When I went to visit her one day, she explained to me the difficulties of being unable to read.
Bedouin Lady: "I want to watch the news."
I take this as a statement, so don't offer a response.
Bedouin Lady: "Do you want to watch the news? I'm tired of watching the same channel for 3 days."
Me: "Do you have the news channel?"
Bedouin Lady: "Shouldn't I?"
Me: "I guess."
We continue to watch the current channel, a documentary about camels crossing the desert, in silence. 10 minutes later, she makes the same request.
Bdouin Lady: "I want to watch the news."
Me: "OK. I don't care what we watch."
Bedouin Lady: "I don't know where it is."
"No. The news."
Silence for 2 minutes.
Me: "I don't understand."
Bedouin Lady, in an impatient tone: "I can't read the channel listings. Can't you put it on the news?"

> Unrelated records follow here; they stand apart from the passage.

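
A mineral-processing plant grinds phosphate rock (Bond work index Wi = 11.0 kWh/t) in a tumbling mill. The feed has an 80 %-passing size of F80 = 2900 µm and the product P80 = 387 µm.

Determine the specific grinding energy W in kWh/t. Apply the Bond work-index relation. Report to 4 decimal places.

W = 3.5490 kWh/t

W = 10·Wi·[P80^(−½) − F80^(−½)]
1/√387 = 0.050833;  1/√2900 = 0.018570
W = 10·11.0·(0.050833 − 0.018570) = 3.5490 kWh/t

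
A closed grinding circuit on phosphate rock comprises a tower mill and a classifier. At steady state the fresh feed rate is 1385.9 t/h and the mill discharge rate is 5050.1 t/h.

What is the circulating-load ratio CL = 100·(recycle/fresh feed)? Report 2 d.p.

CL = 264.39 %

Mill node: discharge = fresh + recycle.
R = M − F = 5050.1 − 1385.9 = 3664.2 t/h
CL = 100·R/F = 100·3664.2/1385.9 = 264.39 %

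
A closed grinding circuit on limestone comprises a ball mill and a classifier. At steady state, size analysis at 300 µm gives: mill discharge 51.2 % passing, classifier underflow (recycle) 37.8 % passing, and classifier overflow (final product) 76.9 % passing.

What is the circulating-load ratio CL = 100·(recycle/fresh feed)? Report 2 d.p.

Let r = R/F. Size balance at 300 µm:
r = (o − d)/(d − u)
r = (76.9 − 51.2)/(51.2 − 37.8) = 25.7/13.4 = 1.9179
CL = 100·r = 191.79 %

CL = 191.79 %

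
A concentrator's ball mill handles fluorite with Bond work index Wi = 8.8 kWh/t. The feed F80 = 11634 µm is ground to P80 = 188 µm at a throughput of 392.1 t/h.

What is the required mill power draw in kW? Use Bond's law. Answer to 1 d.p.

P = 2196.6 kW

Bond:  W = 10 Wi (1/√P − 1/√F)
W = 10·8.8·(1/√188 − 1/√11634) = 10·8.8·(0.063661) = 5.6022 kWh/t
Mill draw = 5.6022 × 392.1 = 2196.6 kW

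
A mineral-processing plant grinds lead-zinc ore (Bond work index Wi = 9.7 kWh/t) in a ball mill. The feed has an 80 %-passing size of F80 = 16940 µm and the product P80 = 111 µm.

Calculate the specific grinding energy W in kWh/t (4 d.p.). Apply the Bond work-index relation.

W = 8.4616 kWh/t

W = 10·Wi·[P80^(−½) − F80^(−½)]
1/√111 = 0.094916;  1/√16940 = 0.007683
W = 10·9.7·(0.094916 − 0.007683) = 8.4616 kWh/t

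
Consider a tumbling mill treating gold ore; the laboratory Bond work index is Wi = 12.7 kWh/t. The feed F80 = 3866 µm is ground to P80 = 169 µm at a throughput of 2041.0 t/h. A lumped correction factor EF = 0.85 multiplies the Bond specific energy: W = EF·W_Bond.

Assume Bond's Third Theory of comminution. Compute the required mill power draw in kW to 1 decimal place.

P = 13404.6 kW

Bond: W = 10·Wi·(1/√P80 − 1/√F80)
W = 10·12.7·(1/√169 − 1/√3866) = 10·12.7·(0.060840) = 7.7267 kWh/t
W_actual = 0.85 × 7.7267 = 6.5677 kWh/t
P_mill = W·ṁ = 6.5677·2041.0 = 13404.6 kW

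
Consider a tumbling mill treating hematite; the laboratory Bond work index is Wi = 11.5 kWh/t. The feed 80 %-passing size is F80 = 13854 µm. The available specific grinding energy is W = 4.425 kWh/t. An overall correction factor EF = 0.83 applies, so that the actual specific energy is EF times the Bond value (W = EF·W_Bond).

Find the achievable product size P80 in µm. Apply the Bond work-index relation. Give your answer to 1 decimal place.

P80 = 332.3 µm

W_Bond = 10·Wi·(1/√P₈₀ − 1/√F₈₀)
W_Bond = W / EF = 4.425 / 0.83 = 5.3313 kWh/t
1/√P80 = 1/√F80 + W_Bond/(10·Wi)
  = 5.3313/(10·11.5) + 1/√13854 = 0.046359 + 0.008496 = 0.054855
P80 = (1/0.054855)² = 18.2298² = 332.32 µm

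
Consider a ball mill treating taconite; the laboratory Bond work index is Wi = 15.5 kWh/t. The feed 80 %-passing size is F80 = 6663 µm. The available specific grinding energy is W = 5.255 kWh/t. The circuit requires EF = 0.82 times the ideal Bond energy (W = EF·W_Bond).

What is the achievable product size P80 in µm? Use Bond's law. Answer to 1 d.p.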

I quickly grab the remote and change to Al Jazeera, reprimanding myself for having assumed that she was just too lazy to do it herself. It's simply that she can't read the channel names on the screen to identify which channels are which.
Another conversation with the same lady:
Bedouin Lady: "Mind-ay, can you read Arabic?"
"Someone called me before you came."
"Let me see your phone."
I scroll down to missed calls on her phone, and read that the last person who called her was Om Ahmed, her sister.
"Your sister called."
"No. Your other sister, Om Ahmed."
"I don't know."
"Was it important?"
"I don't know. All it says is the name. Does your phone have a way to leave messages?"
Bedouin Lady: "Give me Om Ahmed's number."
Me: "It's in your phone. I don't have your sister's number."
"I don't know which one is hers. Go down to her number and then hit call and then I'll ask her what she wants."
I realize that life must be pretty frustrating with a cell phone that lists contacts by name, which doesn't help for those who can't read.